The ACR and CD images were acquired at the same mean glandular dose (MGD) of
1.29 mGy with a computed radiography (CR) detector of 43.75 μm pixel
pitch at a fixed source to image distance (SID) of 170 cm. The x-ray tube
focal spot size was kept constant as 7 μm while a 2.5 mm thick aluminum
(Al) filter was used for beam hardening. The performance of phase contrast
and phase retrieved images were compared with computer simulations based on
the relative phase contrast factor (RPF) at high x-ray energies. The imaging
results showed that the x-ray tube operated at 100 kVp under the
magnification of 2.5 exhibits superior imaging performance which is in
accordance to the computer simulations. As compared to the phase contrast
images, the phase retrieved images of the ACR and CD phantoms demonstrated
improved imaging contrast and target discrimination.

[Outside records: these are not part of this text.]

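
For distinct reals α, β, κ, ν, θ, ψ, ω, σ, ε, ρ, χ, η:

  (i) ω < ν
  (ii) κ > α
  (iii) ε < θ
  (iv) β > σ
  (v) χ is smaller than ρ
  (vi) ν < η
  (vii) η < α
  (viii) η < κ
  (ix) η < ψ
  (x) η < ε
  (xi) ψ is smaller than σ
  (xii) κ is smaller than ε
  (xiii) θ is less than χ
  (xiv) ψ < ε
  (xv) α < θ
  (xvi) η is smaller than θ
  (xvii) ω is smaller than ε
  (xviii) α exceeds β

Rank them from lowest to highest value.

ω < ν < η < ψ < σ < β < α < κ < ε < θ < χ < ρ

Nothing is placed below ω, so it is least; from there ω < ν; ν < η; η < ψ; ψ < σ; σ < β; β < α; α < κ; κ < ε; ε < θ; θ < χ; χ < ρ, each given directly.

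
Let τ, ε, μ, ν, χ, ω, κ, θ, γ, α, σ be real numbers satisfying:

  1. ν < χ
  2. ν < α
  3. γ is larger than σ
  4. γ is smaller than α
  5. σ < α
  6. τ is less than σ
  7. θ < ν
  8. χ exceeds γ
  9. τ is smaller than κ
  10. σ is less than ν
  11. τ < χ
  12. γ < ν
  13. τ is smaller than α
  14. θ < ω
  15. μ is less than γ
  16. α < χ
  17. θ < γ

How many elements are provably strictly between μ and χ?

Chaining upward from μ reaches: γ, ν, α.
Chaining downward from χ reaches: θ, τ, σ, γ, ν, α.
Strictly between μ and χ are those in both lists: γ, ν, α — 3 elements.

3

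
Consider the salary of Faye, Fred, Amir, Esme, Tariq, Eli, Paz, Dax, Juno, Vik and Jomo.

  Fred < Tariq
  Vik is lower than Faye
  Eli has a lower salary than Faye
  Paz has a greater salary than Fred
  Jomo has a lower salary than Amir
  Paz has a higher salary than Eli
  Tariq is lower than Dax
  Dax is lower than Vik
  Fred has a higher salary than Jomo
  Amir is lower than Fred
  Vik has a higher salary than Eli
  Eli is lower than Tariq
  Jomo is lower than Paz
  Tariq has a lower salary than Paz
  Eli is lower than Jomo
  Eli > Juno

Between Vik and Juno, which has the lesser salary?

Juno < Eli and Eli < Jomo give Juno < Jomo.
With Jomo < Amir: Juno < Eli < Jomo < Amir.
Then Amir < Fred extends the chain to Fred.
With Fred < Tariq: Juno < Eli < Jomo < Amir < Fred < Tariq.
With Tariq < Dax: Juno < Eli < Jomo < Amir < Fred < Tariq < Dax.
Then Dax < Vik extends the chain to Vik.
So Juno < Vik; Juno is the lower of the two.

Juno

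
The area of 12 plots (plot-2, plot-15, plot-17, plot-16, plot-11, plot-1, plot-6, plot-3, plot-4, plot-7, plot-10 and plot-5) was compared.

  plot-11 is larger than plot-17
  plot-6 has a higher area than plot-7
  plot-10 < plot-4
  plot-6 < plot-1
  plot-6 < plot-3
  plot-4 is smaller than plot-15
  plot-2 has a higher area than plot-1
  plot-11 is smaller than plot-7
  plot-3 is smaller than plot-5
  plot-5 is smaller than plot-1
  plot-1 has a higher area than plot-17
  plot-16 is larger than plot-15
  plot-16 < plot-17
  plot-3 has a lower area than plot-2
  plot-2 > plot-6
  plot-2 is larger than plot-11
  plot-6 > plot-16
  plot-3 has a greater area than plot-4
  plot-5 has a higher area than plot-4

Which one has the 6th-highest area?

plot-7

The consecutive relations fix a unique order: plot-10 < plot-4 < plot-15 < plot-16 < plot-17 < plot-11 < plot-7 < plot-6 < plot-3 < plot-5 < plot-1 < plot-2.
Counting 6 from the largest end gives plot-7.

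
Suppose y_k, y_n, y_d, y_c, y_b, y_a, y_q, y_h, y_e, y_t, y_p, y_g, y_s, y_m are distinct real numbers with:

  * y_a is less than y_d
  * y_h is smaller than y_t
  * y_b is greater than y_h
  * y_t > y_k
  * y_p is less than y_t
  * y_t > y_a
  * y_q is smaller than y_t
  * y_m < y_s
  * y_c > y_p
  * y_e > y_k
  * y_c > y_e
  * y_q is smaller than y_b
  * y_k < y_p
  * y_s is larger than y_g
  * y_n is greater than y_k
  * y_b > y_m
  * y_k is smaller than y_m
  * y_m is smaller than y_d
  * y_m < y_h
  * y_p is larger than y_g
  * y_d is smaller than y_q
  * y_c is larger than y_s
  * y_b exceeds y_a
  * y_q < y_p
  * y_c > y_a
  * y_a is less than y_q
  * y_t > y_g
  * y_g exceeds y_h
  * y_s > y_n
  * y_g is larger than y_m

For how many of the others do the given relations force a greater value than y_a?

6

Directly above y_a: y_d, y_q, y_t, y_c, y_b.
One step further: y_p (6 so far).
Nothing else is reachable above y_a; 6 in all.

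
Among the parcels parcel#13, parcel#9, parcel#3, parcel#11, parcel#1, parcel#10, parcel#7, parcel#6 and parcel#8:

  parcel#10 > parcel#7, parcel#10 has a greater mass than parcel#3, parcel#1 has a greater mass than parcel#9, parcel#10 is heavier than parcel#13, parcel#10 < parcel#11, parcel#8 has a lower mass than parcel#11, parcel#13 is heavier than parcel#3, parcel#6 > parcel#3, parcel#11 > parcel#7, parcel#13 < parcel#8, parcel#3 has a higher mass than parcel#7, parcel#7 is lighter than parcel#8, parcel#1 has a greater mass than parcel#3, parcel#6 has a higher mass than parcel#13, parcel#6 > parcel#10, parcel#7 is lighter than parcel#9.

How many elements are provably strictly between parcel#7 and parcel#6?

3

The relations place parcel#7 below parcel#6. An element lies strictly between them when it is forced above parcel#7 and also forced below parcel#6.
Above parcel#7: {parcel#3, parcel#13, parcel#10, parcel#9, parcel#1, parcel#8, parcel#11}. Below parcel#6: {parcel#3, parcel#13, parcel#10}.
Intersection: {parcel#3, parcel#13, parcel#10} — 3.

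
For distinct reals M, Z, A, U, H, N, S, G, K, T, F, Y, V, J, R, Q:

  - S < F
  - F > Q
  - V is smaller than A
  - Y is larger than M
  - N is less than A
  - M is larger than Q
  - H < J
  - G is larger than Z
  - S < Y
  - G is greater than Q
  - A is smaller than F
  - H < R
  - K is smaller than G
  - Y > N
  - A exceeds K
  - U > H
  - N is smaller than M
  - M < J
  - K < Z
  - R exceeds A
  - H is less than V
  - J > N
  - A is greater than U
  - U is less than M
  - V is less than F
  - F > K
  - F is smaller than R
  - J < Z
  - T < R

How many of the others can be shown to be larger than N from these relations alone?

8

From N the given relations immediately reach M, J, A, Y.
From those, Z, F, R — 7 in total.
From those, G — 8 in total.
No other element is forced above N by the given relations, so the count is 8.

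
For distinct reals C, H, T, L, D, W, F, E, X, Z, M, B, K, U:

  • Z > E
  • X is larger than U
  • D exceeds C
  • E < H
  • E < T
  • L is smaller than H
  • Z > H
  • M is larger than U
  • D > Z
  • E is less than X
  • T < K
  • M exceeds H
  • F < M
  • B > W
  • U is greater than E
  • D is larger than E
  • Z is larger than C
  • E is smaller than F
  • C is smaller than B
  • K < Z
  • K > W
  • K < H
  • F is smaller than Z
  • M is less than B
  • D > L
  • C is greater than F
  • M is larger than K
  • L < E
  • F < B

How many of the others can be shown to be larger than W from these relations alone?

From W the given relations immediately reach K, B.
From those, H, M, Z — 5 in total.
From those, D — 6 in total.
No other element is forced above W by the given relations, so the count is 6.

6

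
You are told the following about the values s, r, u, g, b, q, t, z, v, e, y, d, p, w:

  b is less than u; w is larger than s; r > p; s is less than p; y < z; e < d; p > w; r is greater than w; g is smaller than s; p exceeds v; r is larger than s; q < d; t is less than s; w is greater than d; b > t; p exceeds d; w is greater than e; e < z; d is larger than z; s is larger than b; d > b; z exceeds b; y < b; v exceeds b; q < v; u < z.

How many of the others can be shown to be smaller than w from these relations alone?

From w the given relations immediately reach e, s, d.
From those, t, q, b, g, z — 8 in total.
From those, y, u — 10 in total.
Nothing else is reachable below w; 10 in all.

10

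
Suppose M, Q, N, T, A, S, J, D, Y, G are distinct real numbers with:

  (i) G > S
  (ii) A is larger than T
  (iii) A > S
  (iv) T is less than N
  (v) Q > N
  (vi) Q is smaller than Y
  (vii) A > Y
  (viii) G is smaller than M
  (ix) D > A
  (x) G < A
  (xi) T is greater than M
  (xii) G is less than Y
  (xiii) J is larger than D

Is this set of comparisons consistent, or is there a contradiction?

consistent

Every relation is compatible with S < G < M < T < N < Q < Y < A < D < J; the set is consistent.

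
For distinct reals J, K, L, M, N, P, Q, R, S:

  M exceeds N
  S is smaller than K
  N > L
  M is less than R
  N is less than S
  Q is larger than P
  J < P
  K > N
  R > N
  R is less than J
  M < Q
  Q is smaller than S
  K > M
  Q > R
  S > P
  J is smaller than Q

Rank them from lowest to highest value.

L < N < M < R < J < P < Q < S < K

Nothing is placed below L, so it is least; from there L < N; N < M; M < R; R < J; J < P; P < Q; Q < S; S < K, each given directly.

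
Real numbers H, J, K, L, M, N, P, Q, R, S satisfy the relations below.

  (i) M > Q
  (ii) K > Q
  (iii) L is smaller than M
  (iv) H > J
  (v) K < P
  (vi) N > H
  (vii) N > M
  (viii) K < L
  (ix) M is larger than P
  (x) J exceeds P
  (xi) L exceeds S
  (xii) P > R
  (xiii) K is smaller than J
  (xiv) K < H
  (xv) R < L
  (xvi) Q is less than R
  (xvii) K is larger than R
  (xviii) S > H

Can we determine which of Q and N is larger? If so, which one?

Q < R and R < K give Q < K.
With K < P: Q < R < K < P.
With P < J: Q < R < K < P < J.
With J < H: Q < R < K < P < J < H.
With H < S: Q < R < K < P < J < H < S.
With S < L: Q < R < K < P < J < H < S < L.
Then L < M extends the chain to M.
Then M < N extends the chain to N.
So N is larger.

N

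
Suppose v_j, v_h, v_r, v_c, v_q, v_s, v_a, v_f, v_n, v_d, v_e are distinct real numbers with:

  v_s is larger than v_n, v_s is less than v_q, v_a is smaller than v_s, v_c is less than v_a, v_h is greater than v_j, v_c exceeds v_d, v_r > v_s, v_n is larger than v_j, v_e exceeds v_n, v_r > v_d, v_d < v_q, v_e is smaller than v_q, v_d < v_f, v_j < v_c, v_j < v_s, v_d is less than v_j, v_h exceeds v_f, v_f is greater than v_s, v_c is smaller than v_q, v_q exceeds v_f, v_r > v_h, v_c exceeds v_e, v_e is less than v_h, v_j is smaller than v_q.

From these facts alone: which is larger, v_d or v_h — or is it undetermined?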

We compared the CD
phantom images acquired in conventional contact mode with and without the
anti-scatter grid using the same prototype at 1.295 mGy and 2.59 mGy using
40 kVp, a 25 μm rhodium (Rh) filter. At the same radiation dose, the
phase sensitive images provided improved detection capabilities for both the
large and small discs, while compared to the double dose image acquired in
conventional mode, the observer study also indicated that the phase
sensitive images provided improved detection capabilities for the large
discs. This study therefore validates the potential of using high energy
phase contrast x-ray imaging to improve lesion detection and reduce
radiation dose for clinical applications such as mammography.